Monday, December 1, 2008

Holiday season off to a modest start

The Thanksgiving shopping weekend doesn't appear to have been the disaster some had feared, but tempered buying and unprecedented deep discounts likely resulted in soft sales. Now, online retailers are ramping up heavy-duty deals to turn skittish shoppers into "Cyber Monday" spenders. The trade group National Retail Federation expects overall holiday spending will total about $470.4 billion, a 2.2 percent rise from a year ago and the slowest growth since 2002, and online retail is being hit along with brick-and-mortar stores.

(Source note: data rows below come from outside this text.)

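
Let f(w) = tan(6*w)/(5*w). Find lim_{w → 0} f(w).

6/5

Substitution gives 0/0.
Since tan(u)/u → 1 as u → 0, tan(6w)/(6w) → 1 and the limit is 6/5.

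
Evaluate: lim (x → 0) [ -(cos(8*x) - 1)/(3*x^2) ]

32/3

Direct substitution gives 0/0.
Apply L'Hôpital: lim (-8*sin(8*x))/(-6*x), still 0/0.
After 2 applications of L'Hôpital's rule the quotient is (-64*cos(8*x))/(-6); substituting x = 0 gives 32/3.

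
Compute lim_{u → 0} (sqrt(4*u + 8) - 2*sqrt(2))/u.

√(2)/2

Substitution gives 0/0. Multiply numerator and denominator by the conjugate √(8 + 4u) + √8.
The numerator becomes (8 + 4u) − 8 = 4u, so the expression simplifies to 4/(√(8 + 4u) + √8).
Letting u → 0 gives 4/(2√8) = √(2)/2.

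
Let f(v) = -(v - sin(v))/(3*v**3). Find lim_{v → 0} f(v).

Direct substitution gives 0/0.
Apply L'Hôpital: lim (1 - cos(v))/(-9*v^2), still 0/0.
Apply L'Hôpital: lim (sin(v))/(-18*v), still 0/0.
After 3 applications of L'Hôpital's rule the quotient is (cos(v))/(-18); substituting v = 0 gives -1/18.

-1/18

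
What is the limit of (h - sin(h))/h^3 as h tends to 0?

Direct substitution gives 0/0.
Apply L'Hôpital: lim (1 - cos(h))/(3*h^2), still 0/0.
Apply L'Hôpital: lim (sin(h))/(6*h), still 0/0.
After 3 applications of L'Hôpital's rule the quotient is (cos(h))/(6); substituting h = 0 gives 1/6.

1/6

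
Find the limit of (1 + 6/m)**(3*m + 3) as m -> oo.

e^(18)

The base → 1 and the exponent → ∞: a 1^∞ form.
Take logarithms: (3m + 3)·ln(1 + 6/m). Since ln(1+u) ~ u for small u, this behaves like (3m)·(6/m) → 18.
So the limit is e^(18).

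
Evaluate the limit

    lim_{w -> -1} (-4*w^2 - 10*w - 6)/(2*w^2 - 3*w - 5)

2/7

Since w = -1 makes numerator and denominator zero, (w + 1) divides both.
Cancelling it gives (-4*w - 6)/(2*w - 5); now plug in w = -1 to get 2/7.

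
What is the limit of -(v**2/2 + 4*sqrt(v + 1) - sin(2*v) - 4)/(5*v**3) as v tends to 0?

-19/60

Substitution gives 0/0 (the numerator vanishes to order 3).
Expand each term to order v^3: the coefficient of v^3 in 4·√(1 + v) is 1/4 and in −sin(2v) is 4/3.
Lower-order terms cancel with the polynomial part, so the numerator is (19/12)·v^3 + o(v^3), and the limit is (19/12)/(-5) = -19/60.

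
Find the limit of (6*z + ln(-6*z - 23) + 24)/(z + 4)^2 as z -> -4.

Direct substitution gives 0/0.
Apply L'Hôpital: lim (6 - 6/(-6*z - 23))/(2*z + 8), still 0/0.
After 2 applications of L'Hôpital's rule the quotient is (-36/(-6*z - 23)^2)/(2); substituting z = -4 gives -18.

-18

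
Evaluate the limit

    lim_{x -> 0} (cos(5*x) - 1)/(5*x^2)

-5/2

Direct substitution gives 0/0.
Apply L'Hôpital: lim (-5*sin(5*x))/(10*x), still 0/0.
After 2 applications of L'Hôpital's rule the quotient is (-25*cos(5*x))/(10); substituting x = 0 gives -5/2.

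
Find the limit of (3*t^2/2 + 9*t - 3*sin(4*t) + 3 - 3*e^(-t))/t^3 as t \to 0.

65/2

Substitution gives 0/0; apply L'Hôpital's rule 3 times.
After differentiating numerator and denominator 3 times the quotient is (192*cos(4*t) + 3*e^(-t))/(6); at t = 0 this is 65/2.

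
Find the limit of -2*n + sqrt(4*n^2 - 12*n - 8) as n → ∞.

An ∞ − ∞ form. Rationalising with the conjugate, the difference becomes (-12n - 8) / (√(4*n^2 - 12*n - 8) + 2n).
For large n the denominator behaves like 2·2n, so the quotient tends to -12/4 = -3.

-3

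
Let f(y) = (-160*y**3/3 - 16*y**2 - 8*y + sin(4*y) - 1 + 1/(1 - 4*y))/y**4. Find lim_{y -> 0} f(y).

256

Substitution gives 0/0; apply L'Hôpital's rule 4 times.
After differentiating numerator and denominator 4 times the quotient is (256*sin(4*y) - 6144/(4*y - 1)^5)/(24); at y = 0 this is 256.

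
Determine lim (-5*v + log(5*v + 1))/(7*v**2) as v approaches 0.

Direct substitution gives 0/0.
Apply L'Hôpital: lim (-5 + 5/(5*v + 1))/(14*v), still 0/0.
After 2 applications of L'Hôpital's rule the quotient is (-25/(5*v + 1)^2)/(14); substituting v = 0 gives -25/14.

-25/14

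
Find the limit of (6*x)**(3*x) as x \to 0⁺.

Base → 0⁺ and exponent → 0⁺: a 0^0 form.
Take logs: 3x·ln(6x). This is 0·(−∞); rewriting as ln(6x)/(1/(3x)) and applying L'Hôpital gives 0.
Hence the limit is e^0 = 1.

1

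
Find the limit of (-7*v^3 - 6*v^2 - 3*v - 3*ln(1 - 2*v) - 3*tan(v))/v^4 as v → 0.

12

Substitution gives 0/0 (the numerator vanishes to order 4).
Expand each term to order v^4: the coefficient of v^4 in -3·tan(v) is 0 and in -3·ln(1 - 2v) is 12.
Lower-order terms cancel with the polynomial part, so the numerator is (12)·v^4 + o(v^4), and the limit is (12)/(1) = 12.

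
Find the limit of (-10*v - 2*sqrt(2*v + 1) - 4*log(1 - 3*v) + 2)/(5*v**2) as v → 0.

Substitution gives 0/0; apply L'Hôpital's rule 2 times.
After differentiating numerator and denominator 2 times the quotient is (36/(3*v - 1)^2 + 2/(2*v + 1)^(3/2))/(10); at v = 0 this is 19/5.

19/5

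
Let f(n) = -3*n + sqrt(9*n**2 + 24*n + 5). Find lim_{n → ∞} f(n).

4

An ∞ − ∞ form. Rationalising with the conjugate, the difference becomes (24n + 5) / (√(9*n^2 + 24*n + 5) + 3n).
For large n the denominator behaves like 2·3n, so the quotient tends to 24/6 = 4.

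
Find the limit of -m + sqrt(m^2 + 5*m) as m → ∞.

5/2

An ∞ − ∞ form. Rationalising with the conjugate, the difference becomes (5m) / (√(m^2 + 5*m) + m).
For large m the denominator behaves like 2·m, so the quotient tends to 5/2 = 5/2.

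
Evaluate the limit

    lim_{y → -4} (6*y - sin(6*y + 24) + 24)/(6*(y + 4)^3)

Direct substitution gives 0/0.
Apply L'Hôpital: lim (6 - 6*cos(6*y + 24))/(18*(y + 4)^2), still 0/0.
Apply L'Hôpital: lim (36*sin(6*y + 24))/(36*y + 144), still 0/0.
After 3 applications of L'Hôpital's rule the quotient is (216*cos(6*y + 24))/(36); substituting y = -4 gives 6.

6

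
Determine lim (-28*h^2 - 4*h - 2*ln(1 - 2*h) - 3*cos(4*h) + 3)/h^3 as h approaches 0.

Substitution gives 0/0 (the numerator vanishes to order 3).
Expand each term to order h^3: the coefficient of h^3 in -2·ln(1 - 2h) is 16/3 and in -3·cos(4h) is 0.
Lower-order terms cancel with the polynomial part, so the numerator is (16/3)·h^3 + o(h^3), and the limit is (16/3)/(1) = 16/3.

16/3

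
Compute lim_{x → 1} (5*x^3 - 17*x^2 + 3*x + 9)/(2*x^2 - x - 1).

Since x = 1 makes numerator and denominator zero, (x - 1) divides both.
Cancelling it gives (5*x^2 - 12*x - 9)/(2*x + 1); now plug in x = 1 to get -16/3.

-16/3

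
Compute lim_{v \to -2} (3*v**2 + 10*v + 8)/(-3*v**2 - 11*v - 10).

Since v = -2 makes numerator and denominator zero, (v + 2) divides both.
Cancelling it gives (3*v + 4)/(-3*v - 5); now plug in v = -2 to get -2.

-2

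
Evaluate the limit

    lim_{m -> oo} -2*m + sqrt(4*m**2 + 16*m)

This has the form ∞ − ∞. Multiply and divide by the conjugate √(4*m^2 + 16*m) + 2m.
That gives (16m) / (√(4*m^2 + 16*m) + 2m).
Divide numerator and denominator by m: the limit is 16/(2·2) = 4.

4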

While the crowds did come out to buy on Black Friday, many analysts say they were thinner than last year. Shoppers were also focused on bargains and smaller-ticket, practical items like blenders, apparel items such as sweaters and video games, as they worry about layoffs, tightening credit and shrinking retirement funds.

A more complete sales picture of how the Thanksgiving shopping weekend fared won't be known until Thursday, when the nation's retailers report November same-store sales, or sales at stores opened at least a year.

According to preliminary figures released Saturday by ShopperTrak RCT, a research firm that tracks total retail sales at more than 50,000 outlets, sales rose 3 percent to $10.6 billion on Friday from the Black Friday a year ago. While Black Friday isn't a predictor of the holiday season, it does act as a barometer of consumers' willingness to spend. Complicating matters is a shorter buying season -- 27 days between Black Friday and Christmas -- instead of 32 last year, putting more pressure on retailers.

1 comment:

Mark Ames said...

Its great news the holiday season is off to an OK start. With our economy currently in the drain, many were expecting far less than what we have seen thus far. Hopefully spending this holiday season stays at this level or higher because many retailers are depending on high sales now to get them back on track or to get through the remainder of the off-season.